We knew a stalker who had considerable experience of them, and he called us one day as a doe had been killed on the road and he had rescued her kid. He knew we kept goats, and the doe’s milk was similar, so we reared the kid on bottled goat’s milk. It was only a few days old, but a strong male; as he got stronger he would follow me and come out to browse in the fields.

I introduced him to our dogs, and he came for walks with us, occasionally bursting into a gallop, but never going far. As he was a buck, we realised we couldn’t keep him, and when he was a few months old, he went to a man who had paddocks and kept rescued deer. We reared two more female orphans, but they were older and not as confident; they went to the same man.

In your article they were called fawns, but I’ve always known them as kids – Ithink only roe are referred to as kids. Also, when they call, it’s more of a squeak than a whistle, but the article was a lovely read.


UNBEARABLE CRUELTY

Reading Lena Belfield’s letter to the editor about shocking cruelty in the dairy industry (May issue) reminded me of why I became a vegan eight years ago. I had been a vegetarian for 20 years before that , without understanding the suffering and cruelty of dairy production.

I wept to see newborn calves being wrenched from their mothers. The distress, grief and suffering of the cows and their babies has never left me. I refused to be a part of such an industry by buying dairy products and have never regretted my decision. The male calves are butchered within days and some of the females are confined to crates to be used eventually in the grinding misery of the dairy industry, where they are so often violently abused, as was shown in the BBC Panorama documentary A Cow’s Life. These scenes of cruelty are by no means the exception.
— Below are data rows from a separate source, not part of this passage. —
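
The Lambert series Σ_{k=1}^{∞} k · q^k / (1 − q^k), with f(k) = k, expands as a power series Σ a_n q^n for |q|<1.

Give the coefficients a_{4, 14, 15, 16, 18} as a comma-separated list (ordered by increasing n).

[q^4] f(1)=1,f(2)=2,f(4)=4 ⇒ 7
q^14  k|14↦f(k): 1:1 2:2 7:7 14:14  a_14=24
[q^15] f(15)=15,f(5)=5,f(3)=3,f(1)=1 ⇒ 24
q^16  k|16↦f(k): 16:16 8:8 4:4 2:2 1:1  a_16=31
d|18:{1,2,3,6,9,18}  Σf=1+2+3+6+9+18=39

7, 24, 24, 31, 39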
There are so many plant ‘milks’ available now, which taste delicious, involve no animal cruelty and suffering and are much, much better for the planet and human health. It’s a no-brainer to change from dairy to plant milk, as millions around the planet are doing so.

APOLOGY Last month we omitted to credit Jo Goad at the River Restoration Centre for a photo supplied in the the feature titled ‘Source to Sea’, on walking the length of the Sussex Ouse. therrc.co.uk

POETRY CORNER

Seasons of the New Forest

Winter with its sombre hues, Brings beauty of its own to bear, The duller colours give delight To those who have the will to care.

The blacks and browns and deepest greens Bring solace to an aching mind In ways that, lovely as they are, The other seasons cannot find.

Spring brings the gorse, its myriad flowers Bloom rampant on the open heath:

A sea of vivid yellow fire Hides prickly bushes underneath.

The grass is now an emerald green And blends with bush and cloud and sky To make a beauty so intense That surely, somewhere, God is nigh.

Summer with its long, hot days Has vibrant beauty to impart:

The purple heather blooms once more, When frosty nights of autumn come

They turn the trees and shrubs to flame:

Red berries dangle bounteously and Old Man’s Beard fulfils its name.

A time of harvest, garnering in, Which man and beast alike can share, A beauteous time, a time of peace, This calm before the leaves blow bare.